I’m using an erfcinv in a model and get a warning from initialize_fuseable_mappings to the effect that we can’t do loop fusion because there’s no C implementation available / used.
Do you have any feel for the kind of speedup one might get from this? I know that’s fairly impossible to guess, but are we talking fractional percentage gains in speed, or multiples?
I’ve not used JAX before and TBH am a little apprehensive of probably days of work to find & fix numerical issues etc (unfounded?)
But I do see JAX has an erfinv - and (without knowing anything about how it works), might it be possible in theory to JAXiify scipy.special.erfcinv too?
Those functions are automatically used by Pytensor jaxify machinery based on the names, there should be no need for you to do anything.
I mentioned it more as a benchmark to assess the max speedup you could hope for by doing a C impl.
Using numpyro/nutpie for sampling is likely to shift sampling speed much more than adding C code for this one Op, but that requires more care so I didn’t suggest that directly.

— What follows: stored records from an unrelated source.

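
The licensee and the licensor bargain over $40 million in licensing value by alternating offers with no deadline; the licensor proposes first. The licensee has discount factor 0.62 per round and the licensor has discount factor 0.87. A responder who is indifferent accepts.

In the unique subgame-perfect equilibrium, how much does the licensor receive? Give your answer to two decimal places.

Let x be the licensor's share when the licensor proposes and y be the licensee's share when the licensee proposes.
The licensee accepts iff offered ≥ 0.62·y, so x = 40 − 0.62y. Symmetrically y = 40 − 0.87x.
Substituting: x = 40 − 0.62(40 − 0.87x), giving x(1 − 0.87·0.62) = 40(1 − 0.62).
So x = 40 × 0.38 / 0.4606 ≈ 33.0004, and the licensee receives 40 − x ≈ 6.9996.

33.00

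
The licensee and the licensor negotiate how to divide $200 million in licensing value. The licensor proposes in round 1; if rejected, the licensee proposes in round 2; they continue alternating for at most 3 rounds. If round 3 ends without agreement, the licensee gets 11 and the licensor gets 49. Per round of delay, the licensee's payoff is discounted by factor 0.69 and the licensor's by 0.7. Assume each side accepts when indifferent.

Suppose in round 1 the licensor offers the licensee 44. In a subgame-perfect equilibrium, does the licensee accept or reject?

Reject

Work out the licensee's continuation value if the offer is rejected.
Round 3 (the licensor proposes): the licensee gets 11 if talks fail, so the licensor offers 11 and keeps 189.
Round 2 (the licensee proposes): the licensor can get 189 next round, worth 0.7 × 189 = 132.3 now, so the licensee offers 132.3, keeping 67.7.
So by rejecting in round 1, the licensee gets 67.7 next round, worth 0.69 × 67.7 = 46.713 now.
Offer 44 < 46.713, so the licensee rejects.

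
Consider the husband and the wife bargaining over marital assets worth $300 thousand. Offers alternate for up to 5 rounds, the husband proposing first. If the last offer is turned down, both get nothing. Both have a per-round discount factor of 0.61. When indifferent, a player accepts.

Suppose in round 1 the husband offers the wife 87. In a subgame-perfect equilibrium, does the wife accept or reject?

Reject

Work out the wife's continuation value if the offer is rejected.
Round 5 (the husband proposes): the wife will accept anything ≥ 0, so the husband offers 0 and keeps 300.
Round 4 (the wife proposes): the husband can get 300 next round, worth 0.61 × 300 = 183 now; the wife offers that and keeps 117.
Round 3 (the husband proposes): the wife can get 117 next round, worth 0.61 × 117 = 71.37 now. The husband offers 71.37 and keeps 300 − 71.37 = 228.63.
Round 2 (the wife proposes): the husband can get 228.63 next round, worth 0.61 × 228.63 = 139.4643 now. The wife offers 139.4643 and keeps 300 − 139.4643 = 160.5357.
So by rejecting in round 1, the wife gets 160.5357 next round, worth 0.61 × 160.5357 = 97.926777 now.
Offer 87 < 97.926777, so the wife rejects.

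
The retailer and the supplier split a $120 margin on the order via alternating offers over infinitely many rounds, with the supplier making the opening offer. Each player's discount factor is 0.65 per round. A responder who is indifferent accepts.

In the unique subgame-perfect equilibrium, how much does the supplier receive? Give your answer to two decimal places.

Let x be the supplier's share when the supplier proposes and y be the retailer's share when the retailer proposes.
The retailer accepts iff offered ≥ 0.65·y, so x = 120 − 0.65y. Symmetrically y = 120 − 0.65x.
Substituting: x = 120 − 0.65(120 − 0.65x), giving x(1 − 0.65·0.65) = 120(1 − 0.65).
So x = 120 × 0.35 / 0.5775 ≈ 72.7273, and the retailer receives 120 − x ≈ 47.2727.

72.73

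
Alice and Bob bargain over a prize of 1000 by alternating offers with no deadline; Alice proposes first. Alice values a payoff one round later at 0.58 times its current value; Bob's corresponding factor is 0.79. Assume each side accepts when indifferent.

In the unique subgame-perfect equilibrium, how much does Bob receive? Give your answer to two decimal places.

612.40

When Alice proposes, Bob accepts any offer worth at least 0.79 times what Bob would get by proposing next round; and vice versa.
This gives x = 1000 − 0.79y and y = 1000 − 0.58x, where x and y are each side's share when it proposes.
Hence (1 − 0.79·0.58)x = 1000(1 − 0.79), i.e. 0.5418·x = 210.
x ≈ 387.5969; Bob's share is 1000 − x ≈ 612.4031.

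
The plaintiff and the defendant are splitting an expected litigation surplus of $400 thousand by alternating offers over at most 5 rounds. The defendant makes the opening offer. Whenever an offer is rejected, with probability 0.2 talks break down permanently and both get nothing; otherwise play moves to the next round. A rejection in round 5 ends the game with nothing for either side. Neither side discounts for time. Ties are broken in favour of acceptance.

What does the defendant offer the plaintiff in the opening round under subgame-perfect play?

Round 5 (the defendant proposes): rejection yields 0 for the plaintiff; the defendant offers 0 and keeps 400.
Round 4 (the plaintiff proposes): rejecting gives the defendant an expected 0.8 × 400 = 320. The plaintiff offers 320 and keeps 400 − 320 = 80.
Round 3 (the defendant proposes): rejecting gives the plaintiff an expected 0.8 × 80 = 64. The defendant offers 64 and keeps 400 − 64 = 336.
Round 2 (the plaintiff proposes): rejecting gives the defendant an expected 0.8 × 336 = 268.8. The plaintiff offers 268.8 and keeps 400 − 268.8 = 131.2.
Round 1 (the defendant proposes): rejecting gives the plaintiff an expected 0.8 × 131.2 = 104.96; the defendant offers that and keeps 295.04.

104.96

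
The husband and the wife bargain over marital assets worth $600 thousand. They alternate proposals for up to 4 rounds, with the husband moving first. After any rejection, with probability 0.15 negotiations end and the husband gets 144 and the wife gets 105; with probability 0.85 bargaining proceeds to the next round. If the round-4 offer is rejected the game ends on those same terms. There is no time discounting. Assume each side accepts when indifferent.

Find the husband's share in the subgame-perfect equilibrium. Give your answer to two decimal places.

234.69

Round 4 (the wife proposes): the husband gets 144 if talks fail, so the wife offers 144 and keeps 456.
Round 3 (the husband proposes): rejecting gives the wife an expected 0.85 × 456 + 0.15 × 105 = 403.35. The husband offers 403.35 and keeps 600 − 403.35 = 196.65.
Round 2 (the wife proposes): rejecting gives the husband an expected 0.85 × 196.65 + 0.15 × 144 = 188.7525. The wife offers 188.7525 and keeps 600 − 188.7525 = 411.2475.
Round 1 (the husband proposes): rejecting gives the wife an expected 0.85 × 411.2475 + 0.15 × 105 = 365.310375; the husband offers that and keeps 234.689625.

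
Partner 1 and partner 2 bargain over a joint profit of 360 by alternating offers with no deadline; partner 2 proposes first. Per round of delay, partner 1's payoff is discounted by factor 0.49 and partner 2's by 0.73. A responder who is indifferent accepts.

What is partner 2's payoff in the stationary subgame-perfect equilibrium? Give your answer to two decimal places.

In a stationary SPE each proposer offers the other exactly their discounted continuation value.
If partner 2 keeps x when proposing and partner 1 keeps y when proposing, then x = 360 − 0.49y and y = 360 − 0.73x.
Solving: x = 360(1 − 0.49) / (1 − 0.73·0.49) = 183.6 / 0.6423 ≈ 285.8477.
Partner 1 gets 360 − 285.8477 ≈ 74.1523.

285.85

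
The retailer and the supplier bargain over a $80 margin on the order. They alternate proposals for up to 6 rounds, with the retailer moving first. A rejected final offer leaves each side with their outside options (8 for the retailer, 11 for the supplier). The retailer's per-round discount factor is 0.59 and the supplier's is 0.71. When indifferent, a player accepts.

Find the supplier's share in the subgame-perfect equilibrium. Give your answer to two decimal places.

Round 6 (the supplier proposes): the retailer gets 8 if talks fail, so the supplier offers 8 and keeps 72.
Round 5 (the retailer proposes): the supplier can get 72 next round, worth 0.71 × 72 = 51.12 now; the retailer offers that and keeps 28.88.
Round 4 (the supplier proposes): the retailer can get 28.88 next round, worth 0.59 × 28.88 = 17.0392 now. The supplier offers 17.0392 and keeps 80 − 17.0392 = 62.9608.
Round 3 (the retailer proposes): the supplier can get 62.9608 next round, worth 0.71 × 62.9608 = 44.702168 now; the retailer offers that and keeps 35.297832.
Round 2 (the supplier proposes): the retailer can get 35.297832 next round, worth 0.59 × 35.297832 = 20.82572088 now; the supplier offers that and keeps 59.17427912.
Round 1 (the retailer proposes): the supplier can get 59.17427912 next round, worth 0.71 × 59.17427912 = 42.0137381752 now. The retailer offers 42.0137381752 and keeps 80 − 42.0137381752 = 37.9862618248.

42.01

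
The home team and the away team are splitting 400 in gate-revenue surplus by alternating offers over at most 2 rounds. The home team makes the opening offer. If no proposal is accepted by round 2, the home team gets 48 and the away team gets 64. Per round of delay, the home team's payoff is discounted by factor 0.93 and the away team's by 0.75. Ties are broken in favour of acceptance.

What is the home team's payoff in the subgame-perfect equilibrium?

136

Round 2 (the away team proposes): the home team gets 48 if talks fail, so the away team offers 48 and keeps 352.
Round 1 (the home team proposes): the away team can get 352 next round, worth 0.75 × 352 = 264 now, so the home team offers 264, keeping 136.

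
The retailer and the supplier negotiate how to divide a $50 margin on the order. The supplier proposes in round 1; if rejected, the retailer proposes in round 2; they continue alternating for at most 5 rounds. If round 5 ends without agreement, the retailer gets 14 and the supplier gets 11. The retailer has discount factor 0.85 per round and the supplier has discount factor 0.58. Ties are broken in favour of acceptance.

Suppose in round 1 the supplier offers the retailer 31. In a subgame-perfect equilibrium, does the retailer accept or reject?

Accept

Round 5 (the supplier proposes): the retailer gets 14 if talks fail, so the supplier offers 14 and keeps 36.
Round 4 (the retailer proposes): the supplier can get 36 next round, worth 0.58 × 36 = 20.88 now. The retailer offers 20.88 and keeps 50 − 20.88 = 29.12.
Round 3 (the supplier proposes): the retailer can get 29.12 next round, worth 0.85 × 29.12 = 24.752 now, so the supplier offers 24.752, keeping 25.248.
Round 2 (the retailer proposes): the supplier can get 25.248 next round, worth 0.58 × 25.248 = 14.64384 now. The retailer offers 14.64384 and keeps 50 − 14.64384 = 35.35616.
So by rejecting in round 1, the retailer gets 35.35616 next round, worth 0.85 × 35.35616 = 30.052736 now.
Offer 31 ≥ 30.052736, so the retailer accepts.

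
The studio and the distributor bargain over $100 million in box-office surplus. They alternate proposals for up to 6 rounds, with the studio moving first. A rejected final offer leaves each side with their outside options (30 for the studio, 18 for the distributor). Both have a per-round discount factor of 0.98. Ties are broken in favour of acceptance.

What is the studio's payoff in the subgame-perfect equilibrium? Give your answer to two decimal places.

Round 6 (the distributor proposes): the studio gets 30 if talks fail, so the distributor offers 30 and keeps 70.
Round 5 (the studio proposes): the distributor can get 70 next round, worth 0.98 × 70 = 68.6 now; the studio offers that and keeps 31.4.
Round 4 (the distributor proposes): the studio can get 31.4 next round, worth 0.98 × 31.4 = 30.772 now. The distributor offers 30.772 and keeps 100 − 30.772 = 69.228.
Round 3 (the studio proposes): the distributor can get 69.228 next round, worth 0.98 × 69.228 = 67.84344 now, so the studio offers 67.84344, keeping 32.15656.
Round 2 (the distributor proposes): the studio can get 32.15656 next round, worth 0.98 × 32.15656 = 31.5134288 now. The distributor offers 31.5134288 and keeps 100 − 31.5134288 = 68.4865712.
Round 1 (the studio proposes): the distributor can get 68.4865712 next round, worth 0.98 × 68.4865712 = 67.116839776 now, so the studio offers 67.116839776, keeping 32.883160224.

32.88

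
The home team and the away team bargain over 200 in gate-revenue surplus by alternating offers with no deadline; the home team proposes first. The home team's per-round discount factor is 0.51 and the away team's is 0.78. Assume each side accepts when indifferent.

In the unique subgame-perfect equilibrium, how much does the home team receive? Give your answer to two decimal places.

When the home team proposes, the away team accepts any offer worth at least 0.78 times what the away team would get by proposing next round; and vice versa.
This gives x = 200 − 0.78y and y = 200 − 0.51x, where x and y are each side's share when it proposes.
Hence (1 − 0.78·0.51)x = 200(1 − 0.78), i.e. 0.6022·x = 44.
x ≈ 73.0654; the away team's share is 200 − x ≈ 126.9346.

73.07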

Scipy already has a C implementation of erfcinv here I think? I’m not sure what would be required to bring it into pytensor.
It seems like it should be possible to write a numba overload for it though, and use nutpie for a speedup. I’m surprised it’s not already overloaded in numba-scipy like most of the scipy.special module.
Scipy already has a C implementation of erfcinv here I think? I’m not sure what would be required to bring it into pytensor.
Just copy the files and make sure the Op loads the headers / references the function in the c_code method. It’s not too bad, but requires some trial and error.
Importantly that would be good for users in general, but I doubt it will fix any bottleneck in a specific model (probabilistically)
Thanks for sharing. I don’t know how easy it is to include GSL stuff for our Windows users, so my inclination would be to go with the scipy/cephes implementation.